ENHANCING USER EXPERIENCE

ECU graphic design program trains graduates to transform technology

In 2013, Clay Braxton graduated from East Carolina University with a bachelor of fine arts in art with a concentration in graphic design. Today he works for IBM, a world leader in technology and the integration of hardware, software, business consulting and information technology services.

The design-uninitiated may ask how a person with a degree in graphic design melds with engineers on a strategic software production team at one of the technology industry’s foremost companies.

Clay led exercises for a design class conducted by Kate Lamere, ECU professor of graphic design, pictured above.

The answer? Perfectly. As it turns out, IBM is seeking the mindset artist-designers possess to better identify and meet the needs of its users and consumers. And developing that mindset is part of the design curriculum at ECU.

Braxton could have chosen a traditional graphic design career path—creating websites, identity systems or marketing materials. Instead, he chose to be part of an innovative $100 million IBM initiative to use the principles of the art and design process to expedite problem discovery, problem solving and collaboration at the technology giant. The goal is to enhance the end-user experience for all IBM products by creating a human-centered professional culture called “IBM Design Thinking,” resulting in a flow of information to the consumer that is easily navigable and usable.

As a design team lead in digital commerce with two squads of designers, Braxton is on the front lines of the implementation of IBM’s commitment to agile, humanized development, and the recruiting and training of other designers. In addition, he is a section lead for DesignCamp, IBM’s intensive training and orientation for newly-hired designers, after being a DesignCamp participant two years prior.

After graduating from ECU, Braxton began working at IBM’s first design studio in Austin, Texas, before relocating to IBM Research Triangle in September.

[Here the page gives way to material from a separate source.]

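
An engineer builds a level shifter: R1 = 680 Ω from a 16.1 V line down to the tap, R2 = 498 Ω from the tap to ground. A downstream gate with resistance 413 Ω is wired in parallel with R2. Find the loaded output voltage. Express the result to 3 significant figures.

The load sits in parallel with R2: R2‖R_L = (498 × 413) / (498 + 413) = 225.8 Ω.
V_out = 16.1 × 225.8 / (680 + 225.8) = 16.1 × 225.8/905.8 = 4.01 V.

V_out ≈ 4.01 V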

“I began at IBM in June of 2013 as part of the inaugural class of IBM Design, of which approximately 60 of us participated in a three-month intensive DesignCamp for new hires,” Braxton said. “I worked for two years as a visual designer and also did visual strategy, user experience design and design research before becoming a digital commerce design team lead.”

Braxton earned an undergraduate degree in multi-disciplinary studies with a concentration in visual art before coming to ECU for his bachelor of fine arts. He also worked in the retail industry for Pottery Barn and Banana Republic, and the North Carolina Museum of Life and Science and Marbles Kids Museum, experiences he credits for enhancing his understanding of the consumer. However, the broad visual arts curriculum at ECU, he said, was integral to fostering his ability to do the high-level systems-thinking and the detail work IBM requires.

ECU design student Daniel DiPiero participates in exercises led by ECU graduate and IBM staffer Clay Braxton.

“Concept work and theory at ECU were instrumental in my ability to wrap my head around the complexity of IBM software, which is software that deals with some of the most complex and significant problems the world faces today,” he said.

“Much of the work done at ECU has impacted my ability to design at IBM, including graphic design classes, branding and typographic theory, graphic theory, design research, front end coding, and all of the supplemental visual arts courses including philosophy of art and figure drawing.”

Braxton returned to ECU in September and conducted DesignCamp exercises with ECU students in a design class.

“Clay led an exercise that allowed students to think quickly while addressing a real-world design problem,” said Kate Lamere, ECU professor of graphic design. “Students experienced how to apply design research methods we had been discussing in a context that approximated practice.”

IBM expects to hire 1,000 designers over a five-year period, increasing the ratio of designers to engineers from 1-to-66 to 1-to-16.

IBM Design is headquartered in Austin (with approximately 500 designers), with a mission to identify, train and equip top design talent. IBM Design satellite studios are located in Dublin, Shanghai, and New York, with new studios planned for Hursley, England; Research Triangle Park, NC; Boeblingen, Germany; San Francisco and others.

Pictured below, left to right, design students Kevin Sanderson, Jordan Colston and Thomas Davis are intent on solving real-world design problems during Clay’s presentation.